I'm trying to execute a query on a big collection in mongodb, actually the query is composed of two parts and takes a total of about 900ms to be executed, i need it to be much faster.
These are the collections, stoptimes:
> db.stoptimes.find().limit(1);
{
"trip_id": "24893A459B661",
"arrival_time": "22:30:00",
"departure_time": "22:30:00",
"stop_id": "1904",
"stop_sequence": 2,
"stop_headsign": "",
"pickup_type": "0",
"drop_off_type": "0",
"shape_dist_traveled": "0.88659123054",
"agency_key": "alamedaoakland-ferry",
"_id": ObjectId("52b394c680052ea30918fd62")
}
> db.stoptimes.count();
5959551
and trips:
> db.trips.find().limit(1);
{
"route_id": "60",
"service_id": "180A536",
"trip_id": "23736A180B536",
"trip_short_name": "",
"trip_headsign": "San Francisco via Pier 41",
"direction_id": "",
"block_id": "282",
"shape_id": "30",
"trip_bikes_allowed": "2",
"agency_key": "alamedaoakland-ferry",
"_id": ObjectId("52b394c780052ea30918ff34")
}
> db.trips.count();
204884
i'm trying to find every distinct route_id inside trips collection where trip_id is equal to each trip id that matches a given stop_id from stoptimes.

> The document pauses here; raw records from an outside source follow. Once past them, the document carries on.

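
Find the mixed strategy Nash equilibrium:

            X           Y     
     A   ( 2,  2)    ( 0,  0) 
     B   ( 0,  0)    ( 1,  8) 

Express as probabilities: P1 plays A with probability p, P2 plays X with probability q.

p = 0.8, q = 0.3333

Work:
Find probabilities that make opponent indifferent:
P2 chooses q to make P1 indifferent between A and B
P1 chooses p to make P2 indifferent between X and Y
Mixed NE: P1 plays (A: 0.8, B: 0.2), P2 plays (X: 0.3333, Y: 0.6667)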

------ stoptimes --- -> ---------- trips -----------------
stop_id1 -> trip_id1 -> trip_id1 -> route_id1 -> route_id1
-> trip_id2 -> trip_id2 -> route_id2 -> route_id2
-> trip_id3 -> trip_id3 -> route_id2
-> trip_id4 -> trip_id4 -> route_id2
-> trip_id5 -> trip_id5 -> route_id3 -> route_id3
This is the query in mongodb shell:
> var tripids = db.stoptimes.aggregate([
... {$match : { 'stop_id' : '1904' }},
... {$project : { '_id' : 0, 'trip_id' : 1 }}
... ]);
> var arr = [];
> for(var i=0; i<tripids.result.length; i++)
... { arr.push(tripids.result[i].trip_id); }
> db.trips.aggregate([
... {$match : { 'trip_id' : {$in : arr}}},
... {$group : {
... _id : "$route_id",
... direction_id : { $first: '$direction_id'},
... shape_id : {$first : '$shape_id'}}}
... ])
This is the piece of javascript that i'm using, note that it's node.js + mongoose, but it should be easy to read as it was plain javascript:
StopTime
.aggregate([
{$match : {
'stop_id' : stop_id
}},
{$project : {
'_id' : 0,
'trip_id' : 1
}}
], function (err, trip_ids){
var arr = [];
for(var i=0;i<trip_ids.length;i++) {
arr.push(trip_ids[i].trip_id);
}
Trip
.aggregate([
{$match : {
'trip_id' : {$in : arr}
}},
{$group : {
_id : "$route_id",
direction_id : { $first: '$direction_id'},
shape_id : { $first: '$shape_id'}
}}
], function (err, route_ids){
cb(err, route_ids);
});
});
what can i do to improve performances?
EDIT:
This is the only query that is taking so long:
> db.trips.aggregate([
... {$match : { 'trip_id' : {$in : arr}}},
... {$group : {
... _id : "$route_id",
... direction_id : { $first: '$direction_id'},
... shape_id : {$first : '$shape_id'}}}
... ])
This looks like you are running the aggregate method on all trips (204884 trips) matching any record in the array. If that's true you are processing about 228 records/millisecond and that is pretty good.
There are some obvious optimizations you can do in your code
Never use i++ unless you have a specific reason for it, always write it as ++i and put your counts in separate variables
Your trip_id is a pretty complex string, i.e. 24893A459B661, and string comparisons are always slower than integer comparison. Also the match will have to pull the specified json row for each match it will test.
Some options
My very personal opinion is that MongoDB and similar engines isn't really there yet to handle these kind of operations compared to a regular relational database engine, i.e. SQL Server, MySQL, PostgreSQL.